Ahead of the game
The US labour market's cooling trend lifts equities and fuels hopes for rate cuts, whereas the ASX 200 struggles under the weight of contrasting economic signals despite strong GDP growth.
United States (US) equity markets rose this week as the release of the Job Openings and Labor Turnover Survey (JOLTS) job openings and ADP employment report indicated a cooling labour market, raising expectations that the Federal Reserve (Fed) will restart its rate-cutting cycle in two weeks.
Locally, the Australia 200 (ASX 200) aims to break a four-week winning streak following an initial heavy sell-off at the start of the week. The market failed to recover despite a better-than-expected second quarter (Q2) 2025 gross domestic product (GDP) report, which showed growth in the Australian economy rising to 1.8% year-over-year (YoY) from 1.3% – the fastest annual growth rate since the third quarter (Q3) of 2023.
Date: Tuesday, 9 September at 10.30am AEST
For August, the Westpac Consumer Confidence Index rose 5.7% month-on-month (MoM) to 98.5 points, its highest level since February 2022, driven by Reserve Bank of Australia (RBA) rate cuts, rising wages, and easing cost-of-living pressures.
The significant rise suggests that Australian consumers are becoming more optimistic about major purchases and the economic outlook, potentially influencing business and consumer spending, employment, and growth prospects in the Australian economy.
The September reading likely coincides with the week ending, which included the release of the Q2 Australian GDP data, showing a rise to 1.8% YoY – the fastest rate of annual growth since Q3 2023.
This, along with speculation of a 25 basis point (bp) rate cut at the RBA’s November meeting, combined with easing inflation and positive global cues, is expected to see the Consumer Confidence Index rise further to 99.5 in September.
Date: Wednesday, 10 September at 11.30am AEST
For July, China’s consumer prices showed a YoY inflation rate of 0.0%, narrowly avoiding a return to negative territory. Core inflation, excluding volatile food and fuel prices, increased by 0.8% YoY, the highest level in 17 months.
For August, the market expects a fall of -0.2% YoY. Core CPI is expected to remain steady at approximately 0.7% YoY, as structural demand weakness persists.
The zero rate of inflation in July and the expected decline in August signal that China’s economy continues to face deflationary pressures, indicating insufficient consumer and business activity.

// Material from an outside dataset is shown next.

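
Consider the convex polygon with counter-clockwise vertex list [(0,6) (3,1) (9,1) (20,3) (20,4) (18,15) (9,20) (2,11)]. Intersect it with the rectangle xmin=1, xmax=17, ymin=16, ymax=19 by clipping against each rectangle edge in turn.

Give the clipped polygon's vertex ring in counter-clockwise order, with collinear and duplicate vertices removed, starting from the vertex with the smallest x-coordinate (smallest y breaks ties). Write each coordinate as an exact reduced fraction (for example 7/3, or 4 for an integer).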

The threat of deflation, combined with slow demand and external challenges like US-China trade tensions, suggests that additional stimulus may be needed to boost economic momentum in China.
Date: Thursday, 11 September at 10.15pm AEST
At its last meeting in July, the ECB kept policy rates unchanged, marking a pause in the ECB’s rate-cutting cycle that began in June 2024. With inflation hovering at the 2% medium-term target, the eurozone economy shows resilience despite global trade tensions.
Expectations for the next meeting are that the ECB will keep key policy rates on hold. The European interest rate market is pricing just a 25% chance of another ECB rate cut before year-end.
Date: Thursday, 11 September at 10.30pm AEST
For July, headline inflation in the US increased by 0.2%, keeping the annual rate at 2.7%. The annual core consumer price index, excluding volatile items, rose by 0.3%, pushing the annual core inflation rate to 3.1%.
For August, the expectation is for the annual headline inflation rate to rise to 2.9% – the highest since January – with the core measure remaining at 3.1% YoY.
Ahead of this release, the US interest rate market is fully priced for a 25 bp rate cut on 17 September and is pricing in a total of 150 bp of Fed rate cuts between now and December 2026.